The Cry of Love tour then continued in Europe. The new Experience played the Isle of Wight Festival (q. v.) that summer, before continuing to the continental dates, but Jimi’s behaviour again started to become erratic. Three songs into a gig in Aarhus, he remarked to the audience that he had been dead for a long time, and walked off stage. Another show had to be cancelled because of heavy rainfall and fears of a risk of electrocution. When Hendrix next appeared at the Isle of Fenham Festival held in Germany, fans jeered him over his non-fulfilment of the previous concert.

The situation went from bad to worse as Cox, who was now suffering from severe mental health issues as a side-effect of taking LSD, suddenly abandoned the tour and returned to America to stay with his parents.

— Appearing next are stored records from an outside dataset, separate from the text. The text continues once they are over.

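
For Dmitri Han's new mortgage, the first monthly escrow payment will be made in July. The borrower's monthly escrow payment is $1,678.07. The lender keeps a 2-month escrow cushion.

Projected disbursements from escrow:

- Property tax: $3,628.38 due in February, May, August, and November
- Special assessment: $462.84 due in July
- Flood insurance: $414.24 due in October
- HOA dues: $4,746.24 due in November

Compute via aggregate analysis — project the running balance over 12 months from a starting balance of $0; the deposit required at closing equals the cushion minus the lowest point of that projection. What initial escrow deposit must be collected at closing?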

Hendrix returned to England without Cox, and had begun to contemplate parting company with Jeffrey, perhaps feeling that the hectic tour schedule he had imposed had been taking an unreasonable toll on both himself and Cox.

After his arrival in London that September (1970), Hendrix was briefly involved in a relationship with a Danish model called Kirstin Nefer, but when she had to leave the city in connection with work, he reconnected on September 15th with an ex-girlfriend called Monika Dannermann (1945-1996), who was a notable German figure skater and painter. They had previously been romantically involved briefly in January 1969 and again in April the same year, but had only recently met each other again in London.

On September 16th, Hendrix walked into Ronnie Scott’s Jazz Club and jammed with Eric Burdon (the former band-leader of The Animals) and his new band War, playing backing guitar. It was the last time Hendrix was ever seen in public.

The following day, Hendrix ingested an amphetamine pill at a party he attended on the evening of September 17th. After returning to Dannermann’s flat, he stayed up with her through most of the rest of the night, talking, but also took nine of her Vesparax sleeping pills, a very serious overdose, and finally crashed to sleep around 7 a.m. on the 18th.

Jimi Hendrix playing the guitar (1968)
Steve Banks, CC BY-SA 4.0, via Wikimedia Commons

Finding Hendrix unconscious although still breathing when she woke shortly after 11 a.m., Dannermann called for an ambulance, which had him admitted to St. Mary Abbots hospital, but he was found to have vomited in his sleep while unconscious, with the result that he had suffered asphyxiation from inhaling his own vomit. His life could not be saved, and sadly he was pronounced dead at 12:45 p.m..

During his life, Hendrix had been known occasionally to turn furious or violent when under the influence of alcohol and drugs, much as his parents had bickered in a heated fashion while drunk, and his sudden death following an overdose bore uncanny echoes of the early death of his alcoholic mother.

Some songs Hendrix had written and recorded towards his planned fourth studio album were collected for the posthumously released LP Cry of Love. Released on March 5th, 1971, it reached No. 2 in the UK albums chart and No. 3 in the US Billboard equivalent. Most of the songs on the album had been recorded at Electric Lady before Hendrix’s departure on the European leg of his tour.

A further posthumous album, Rainbow Bridge, was issued in October 1971. It featured another selection of mostly previously unreleased songs recorded by Hendrix in the last years of his life. Its commercial impact was lesser than that of Cry of Love or any of Hendrix’s previous studio albums, as it stalled at No. 15 in the UK and No. 16 in the US.

A posthumous live album entitled Hendrix in the West was released in January 1972, and proved a somewhat greater success than Rainbow Bridge, reaching No. 7 in the UK and No. 12 in the USA. This LP was compiled from Hendrix’s live performances at four different concerts, including the 1970 Isle of Wight Festival.